D1.1 - info, data, queries, views
This is the first dissection piece on www.whatprinted.com. It will span at least 3 blog entries and will primarily poke holes in the robustness property of this data system. I’ve called it D1.1 for those who like an organised homepage.
The service has been running for free for 2+ months now. There have been no bugs yet but there have also been no more features shipped. In the last article, you saw the data architecture for this service.
At the core of this architecture is the ‘master dataset’. This stands as the source of truth for the system. Fancy phrase but what does that mean? Well, if I was to lose every single part of the system after the master dataset, I could still reconstruct the service easily with no loss of data.
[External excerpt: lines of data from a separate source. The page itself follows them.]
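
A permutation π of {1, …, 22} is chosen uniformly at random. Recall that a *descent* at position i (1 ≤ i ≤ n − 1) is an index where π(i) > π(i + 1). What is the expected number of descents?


Write X = Σ X_I over i = 1, …, 21, with X_I the indicator of one descent.
There are 21 indicators.
For each fixed i, the pair (π(i), π(i+1)) is a uniformly random ordered pair of distinct values from {1, …, 22}; by symmetry P[π(i) > π(i+1)] = 1/2.
By linearity: E[X] = 21 · (1/2) = (22 − 1) · (1/2) = 21/2 ≈ 10.500000.

E[X] = 21/2 = 10.500000.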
In the past, overloaded machines, failing disks and power outages could all destroy systems but today most of those risks can be offloaded to cloud vendors (at a price). Human error remains which is an inevitable eventuality. Still, the master dataset should be protected from corruption at all costs.
There are two components to the master dataset: the data model and the physical storage. I care about the data model. If all queries are functions of data, the data model is the structure organising data to be consumed by your function.
We’ve talked about data, information and queries before (data vs info). Let’s have a look how that applies in an example related to our service.
If this makes no sense to you then check out the previous blog (dissection).
Why is this important? Firstly, it helps conceptualise an end-to-end data pipeline. Secondly, and crucially, provides the basis we need to discuss 3 core concepts to developing data models that do most of the fault-tolerance/robustness heavy lifting. In other words, ‘are these results accurate?’ will be a whole lot quicker, easier, less stressful to answer. And let’s face it, less stress = more happy.